The cover-up, the lieutenants, and the blame game: MPs go on record

Select committee's findings lay bare how News Corp 'misled Parliament'

Perhaps the most succinct summary of the Media Select Committee's report came from one of the Labour MPs who helped write it. "We have been led up the garden path," Paul Farrelly said. Beyond its conclusion that News International and the News of the World "misled Parliament", the report contains numerous damning findings.

News International's misleading investigations

In 2006, Clive Goodman, then the royal editor of the NOTW, and Glenn Mulcaire, a private investigator, were arrested on suspicion of illegally intercepting voicemails. They were convicted and jailed in 2007. News International still insists it carried out internal investigations to try to discover if there were others involved but, says the committee, these investigations were part of "an elaborate strategy to exaggerate evidence in support of the company's innocence".

Beginning of the cover-up

When Goodman came out of jail in 2007, NI paid him a year's salary of £90,000. Les Hinton, then executive chairman, authorised a further £153,000. This was described as "extraordinary... it is impossible not to question the company's motives". Of Mr Hinton's evidence on the pay-off, there was "a deliberate effort to mislead the committee".
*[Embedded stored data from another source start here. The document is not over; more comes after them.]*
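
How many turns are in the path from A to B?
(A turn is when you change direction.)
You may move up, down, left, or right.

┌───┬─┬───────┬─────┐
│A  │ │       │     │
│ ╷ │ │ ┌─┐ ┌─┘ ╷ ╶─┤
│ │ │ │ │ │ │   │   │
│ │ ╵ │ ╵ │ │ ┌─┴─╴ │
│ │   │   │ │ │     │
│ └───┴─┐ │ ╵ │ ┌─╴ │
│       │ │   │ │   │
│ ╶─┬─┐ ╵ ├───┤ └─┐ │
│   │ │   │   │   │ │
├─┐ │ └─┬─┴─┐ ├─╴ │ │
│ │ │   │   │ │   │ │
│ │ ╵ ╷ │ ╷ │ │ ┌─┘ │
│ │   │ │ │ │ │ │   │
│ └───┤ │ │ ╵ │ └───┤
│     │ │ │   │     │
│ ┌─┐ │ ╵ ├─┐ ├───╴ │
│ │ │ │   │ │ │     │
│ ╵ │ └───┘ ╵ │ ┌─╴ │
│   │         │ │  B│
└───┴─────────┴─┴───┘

Directions: down, down, down, right, right, right, down, right, up, up, left, up, up, right, right, down, down, down, right, up, up, right, up, right, down, right, down, left, left, down, down, right, down, left, down, down, right, right, down, down
Number of turns: 24

Solution:

┌───┬─┬───────┬─────┐
│A  │ │↱ → ↓  │↱ ↓  │
│ ╷ │ │ ┌─┐ ┌─┘ ╷ ╶─┤
│↓│ │ │↑│ │↓│↱ ↑│↳ ↓│
│ │ ╵ │ ╵ │ │ ┌─┴─╴ │
│↓│   │↑ ↰│↓│↑│↓ ← ↲│
│ └───┴─┐ │ ╵ │ ┌─╴ │
│↳ → → ↓│↑│↳ ↑│↓│   │
│ ╶─┬─┐ ╵ ├───┤ └─┐ │
│   │ │↳ ↑│   │↳ ↓│ │
├─┐ │ └─┬─┴─┐ ├─╴ │ │
│ │ │   │   │ │↓ ↲│ │
│ │ ╵ ╷ │ ╷ │ │ ┌─┘ │
│ │   │ │ │ │ │↓│   │
│ └───┤ │ │ ╵ │ └───┤
│     │ │ │   │↳ → ↓│
│ ┌─┐ │ ╵ ├─┐ ├───╴ │
│ │ │ │   │ │ │    ↓│
│ ╵ │ └───┘ ╵ │ ┌─╴ │
│   │         │ │  B│
└───┴─────────┴─┴───┘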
Keeping Mulcaire off the radar

The committee found NI was determined to cover up the true extent of phone hacking and was willing to meet all Mulcaire's legal bills to prevent him from revealing, in court, the names of those who instructed him at the NOTW.

Keeping Taylor out of court

Phone hacking went beyond Goodman and his royal targets. The footballers' union boss Gordon Taylor launched a hacking claim and settled out of court for £700,000. The report found "keeping the settlement out of the public eye was absolutely central to the agreement". NI's legal boss, Tom Crone, "misled the committee" about what lay behind negotiations with Taylor's lawyer, Mark Lewis.

'Rogue reporter' line exploded

The report says the Taylor deal was done to "buy silence" and to avert future civil claims. Settling at £700,000, according to the report, indicated "some senior people at NI were aware ... that the 'rogue reporter' claim was untrue".

Keeping silent on the real evidence

In their evidence to the committee, Mr Crone and the NOTW editor at the time, Colin Myler, offered assurances that nothing would be found on hacking beyond Goodman. The report says categorically: "This was not true". Both Mr Crone and Mr Myler "deliberately" avoided disclosing what they knew. Both also attempted to "downplay" the significance of a key piece of evidence – the "For Neville" email. This showed hacking went beyond Goodman.

What James Murdoch was told

Mr Crone claimed he showed James Murdoch the email that revealed the rogue reporter line was unsound. Mr Murdoch says Mr Crone and Mr Myler's account of this is false. The report attacks Mr Murdoch's lack of curiosity and criticises his "wilful ignorance" as "astonishing". The episode raises questions about his competence, it says.

NI's strategy to blame the lieutenants

Senior figures at the company realised at the end of 2010 that it needed a new strategy. It decided to "lay the blame on certain individuals" including Colin Myler and Tom Crone "whilst striving to protect more senior figures, notably James Murdoch". The report says this strategy demonstrates "huge failings of corporate governance".

Verdict on Rupert Murdoch

The report concludes Rupert Murdoch did not take steps to become fully informed about phone hacking. In MPs' words, he "exhibited wilful blindness to what was going in his companies and publications". Although the committee was split on whether this conclusion should appear, these words jump out of page 70: "Rupert Murdoch is not a fit person to exercise the stewardship of a major international company."